Apple is known for its stringent review of apps on its App Store and most presume that it applies that same scrutiny to its own first-party apps. Even if that were the case, however, there will also be times when a bug or a security vulnerability gets through its critical eyes. Sometimes, those bugs can have very serious consequences, like this rather frightening bug in the iOS Mail app that can give hackers access to an iPhone even without the user even opening the email.
Mobile forensics company ZecOps reported what it called a “zero-click” vulnerability in Apple’s Mail mobile app that it believes has already been exploited in the wild. Fortunately, it doesn’t think it has been used in any mass iPhone hacking attempts but it may have been successfully used in target attacks on specific and unnamed individuals.
Unlike most vulnerabilities that would require users to at least open an email, the zero-click attack requires no user interaction at all. It works by sending a very large email that causes an overflow, giving hackers remote access to the device. The hackers can then delete the offending email from the service provider’s servers and remove any trace of its activity after the fact.
One weakness of this flaw is that some email providers block such large emails but it was still successfully used in targeting at least six individuals.

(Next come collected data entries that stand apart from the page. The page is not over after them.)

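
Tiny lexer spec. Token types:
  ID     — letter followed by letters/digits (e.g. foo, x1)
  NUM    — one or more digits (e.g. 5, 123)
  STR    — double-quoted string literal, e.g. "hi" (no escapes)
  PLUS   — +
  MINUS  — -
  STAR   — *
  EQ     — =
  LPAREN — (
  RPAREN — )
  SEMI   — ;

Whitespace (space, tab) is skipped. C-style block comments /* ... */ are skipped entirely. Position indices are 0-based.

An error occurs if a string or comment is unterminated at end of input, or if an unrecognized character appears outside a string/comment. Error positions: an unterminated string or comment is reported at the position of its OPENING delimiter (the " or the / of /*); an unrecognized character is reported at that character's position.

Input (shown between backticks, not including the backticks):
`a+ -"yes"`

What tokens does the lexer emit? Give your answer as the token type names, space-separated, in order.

Answer: ID PLUS MINUS STR

Derivation:
pos=0: emit ID 'a' (now at pos=1)
pos=1: emit PLUS '+'
pos=3: emit MINUS '-'
pos=4: enter STRING mode
pos=4: emit STR "yes" (now at pos=9)
DONE. 4 tokens: [ID, PLUS, MINUS, STR]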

Making matters, ZecOps believes that bug has been in existence since 2018.
ZecOps responsibly disclosed the vulnerability to Apple in February, giving the company time to make a patch to plug up that hole. That patch, however, won’t be coming until iOS 13.4.5, which isn’t expected to roll out until after a few weeks. Until then, Apple Mail users might want to temporarily switch to another email client for the time being, especially now that hackers might be scrambling to take advantage of the exploit before the doors get closed.